Riders Matt and Dawn told me that they have separately both seen a group of Chinese people playing Hacky Sack inside the Lake Merritt BART station. Hacky Sack? Inside the station?

A little sleuthing unearthed this video:

The poster on YouTube reports that this was actually a Chinese game called jianzi, what some would say is the “original hacky sack.” But unlike hacky sack, jianzi is played with a shuttlecock (yeah, I had to look up that one too). I actually saw this game played when I was a kid. But why inside the BART station? I wonder if it’s some kind of a pick-up game.

Anybody got more information on this bit of morning fun at the Lake Merritt station?

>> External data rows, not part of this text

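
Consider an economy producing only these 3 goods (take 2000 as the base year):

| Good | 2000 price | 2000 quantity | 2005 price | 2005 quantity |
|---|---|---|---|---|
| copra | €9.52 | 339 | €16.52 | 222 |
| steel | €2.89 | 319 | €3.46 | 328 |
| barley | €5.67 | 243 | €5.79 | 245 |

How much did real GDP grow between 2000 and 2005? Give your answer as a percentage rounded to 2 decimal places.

Real GDP 2000 = Nominal GDP 2000 = 9.52·339 + 2.89·319 + 5.67·243 = 5527.00.
Real GDP 2005 (at 2000 prices) = 9.52·222 + 2.89·328 + 5.67·245 = 4450.51.
Real growth = 4450.51/5527.00 − 1 = -0.1948.

-19.48%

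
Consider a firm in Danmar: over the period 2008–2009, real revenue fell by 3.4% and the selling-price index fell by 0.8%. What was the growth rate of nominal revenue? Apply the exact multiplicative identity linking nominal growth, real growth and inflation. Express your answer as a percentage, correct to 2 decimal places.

(1 + g_nom) = (1 + g_real)(1 + π) = 0.9660 × 0.9920 = 0.95827.

-4.17%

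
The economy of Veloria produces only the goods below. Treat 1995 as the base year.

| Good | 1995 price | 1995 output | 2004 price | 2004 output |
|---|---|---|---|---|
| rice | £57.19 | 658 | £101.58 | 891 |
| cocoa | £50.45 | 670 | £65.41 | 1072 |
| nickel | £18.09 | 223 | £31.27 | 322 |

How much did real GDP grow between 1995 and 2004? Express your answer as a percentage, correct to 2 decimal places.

46.90%

Real GDP 1995 = Nominal GDP 1995 = 57.19·658 + 50.45·670 + 18.09·223 = 75466.59.
Real GDP 2004 (at 1995 prices) = 57.19·891 + 50.45·1072 + 18.09·322 = 110863.67.
Real growth = 110863.67/75466.59 − 1 = 0.4690.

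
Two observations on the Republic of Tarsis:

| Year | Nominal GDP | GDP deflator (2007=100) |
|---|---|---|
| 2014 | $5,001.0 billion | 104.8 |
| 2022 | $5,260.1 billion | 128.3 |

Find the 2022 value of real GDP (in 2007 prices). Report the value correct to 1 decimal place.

Real GDP = Nominal / (GDP deflator/100) = 5260.1 / 1.283 = 4099.84.

$4,099.8 billion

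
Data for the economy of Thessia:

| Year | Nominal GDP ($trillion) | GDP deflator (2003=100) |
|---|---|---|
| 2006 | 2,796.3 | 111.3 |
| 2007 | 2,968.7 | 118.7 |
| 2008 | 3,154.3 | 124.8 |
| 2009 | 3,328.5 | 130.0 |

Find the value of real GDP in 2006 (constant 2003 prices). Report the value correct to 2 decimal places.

$2,512.40 trillion

Real GDP 2006 = 2796.3 / 1.113 = 2512.40.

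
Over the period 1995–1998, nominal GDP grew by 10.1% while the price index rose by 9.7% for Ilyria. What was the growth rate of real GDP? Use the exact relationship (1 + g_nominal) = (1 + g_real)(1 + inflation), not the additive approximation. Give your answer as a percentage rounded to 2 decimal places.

(1 + g_nom) = (1 + g_real)(1 + π), so g_real = 1.1010 / 1.0970 − 1 = 0.00365.

0.36%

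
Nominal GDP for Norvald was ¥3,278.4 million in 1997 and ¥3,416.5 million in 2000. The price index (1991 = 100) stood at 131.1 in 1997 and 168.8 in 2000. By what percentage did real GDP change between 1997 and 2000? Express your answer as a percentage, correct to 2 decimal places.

-19.06%

Real GDP 1997 = 3278.4 / 1.311 = 2500.69.
Real GDP 2000 = 3416.5 / 1.688 = 2023.99.
Real growth = 2023.99 / 2500.69 − 1 = -0.1906.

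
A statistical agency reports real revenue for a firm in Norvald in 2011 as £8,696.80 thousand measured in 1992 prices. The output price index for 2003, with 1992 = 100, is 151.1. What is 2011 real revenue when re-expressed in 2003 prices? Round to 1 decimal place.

£13,140.9 thousand

Real revenue in 2003 prices = Real revenue in 1992 prices × (P_2003/P_1992) = 8696.80 × 1.511 = 13140.86.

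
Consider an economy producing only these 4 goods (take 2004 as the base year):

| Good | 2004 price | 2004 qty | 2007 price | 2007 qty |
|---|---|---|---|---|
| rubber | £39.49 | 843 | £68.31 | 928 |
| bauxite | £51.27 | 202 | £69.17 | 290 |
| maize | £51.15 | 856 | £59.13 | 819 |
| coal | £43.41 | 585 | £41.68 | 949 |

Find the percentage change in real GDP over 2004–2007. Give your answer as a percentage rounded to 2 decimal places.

Real GDP 2004 = Nominal GDP 2004 = 39.49·843 + 51.27·202 + 51.15·856 + 43.41·585 = 112825.86.
Real GDP 2007 (at 2004 prices) = 39.49·928 + 51.27·290 + 51.15·819 + 43.41·949 = 134602.96.
Real growth = 134602.96/112825.86 − 1 = 0.1930.

19.30%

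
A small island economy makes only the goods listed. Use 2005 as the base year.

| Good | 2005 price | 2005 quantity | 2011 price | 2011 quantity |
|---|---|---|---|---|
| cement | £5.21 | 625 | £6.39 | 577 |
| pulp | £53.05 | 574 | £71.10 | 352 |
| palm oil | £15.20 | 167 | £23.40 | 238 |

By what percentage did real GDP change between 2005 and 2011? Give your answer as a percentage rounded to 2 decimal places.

-30.21%

Real GDP 2005 = Nominal GDP 2005 = 5.21·625 + 53.05·574 + 15.20·167 = 36245.35.
Real GDP 2011 (at 2005 prices) = 5.21·577 + 53.05·352 + 15.20·238 = 25297.37.
Real growth = 25297.37/36245.35 − 1 = -0.3021.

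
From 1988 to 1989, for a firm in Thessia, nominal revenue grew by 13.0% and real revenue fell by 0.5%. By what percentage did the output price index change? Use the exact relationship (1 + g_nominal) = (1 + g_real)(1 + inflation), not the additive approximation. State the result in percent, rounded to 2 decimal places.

(1 + g_nom) = (1 + g_real)(1 + π), so π = 1.1300 / 0.9950 − 1 = 0.13568.

13.57%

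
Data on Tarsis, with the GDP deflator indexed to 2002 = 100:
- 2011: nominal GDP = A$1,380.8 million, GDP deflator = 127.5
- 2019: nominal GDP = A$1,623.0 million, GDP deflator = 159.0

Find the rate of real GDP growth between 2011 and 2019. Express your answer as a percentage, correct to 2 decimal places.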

p.s. This is not to be confused with the footbag practice held by the Chaos Footbag Club at Lake Merritt – the lake, not the BART station, according to Jack H. at Chaos. Jack asserts that his sport (like “volleyball with your feet”) is also way cool.


  • Basel

    The local Chinese community prior to the demolition of the Lake Merritt office building extensively used the plaza for morning tai chi exercises. There were as many as 150 participants ranging from senior citizens, RN’s coming off the night shift, and professionals joining in the free program. Over the years there were splinter groups due to differing approaches, alliances and personalities. Classical fan dancing/martial arts, sword (metal but not sharp) dances, ball room dancing and hacky sack started to appear about 15 years ago. The martial arts using the fan was most impressive – listening to 20 fans opening all at once with a loud “whoosh” was a morning eye-opener as well as observing how a fan could be used as an offensive/defensive weapon. Much of the activity now has moved across the street to the Madison Square park with activity starting as early as 6:30AM. The hacky sack players in the You Tube use a quiet space on the concourse that’s actually a stairwell. I’ve seen Laney College students join in enroute to classes. In the afternoon, you might see one or two couples using the smooth and clean terrazo floor for ball room dancing practice. This is an example of quiet, unobstrusive use of public space.

    Daily commuter

  • Basel, wow, thank you so much. I am really excited to learn about how people are using public space in great ways like this. And I’m pretty charmed by the fact that some Laney College students join in on the fun. Thanks again for the comment – this makes running the site all the more fun!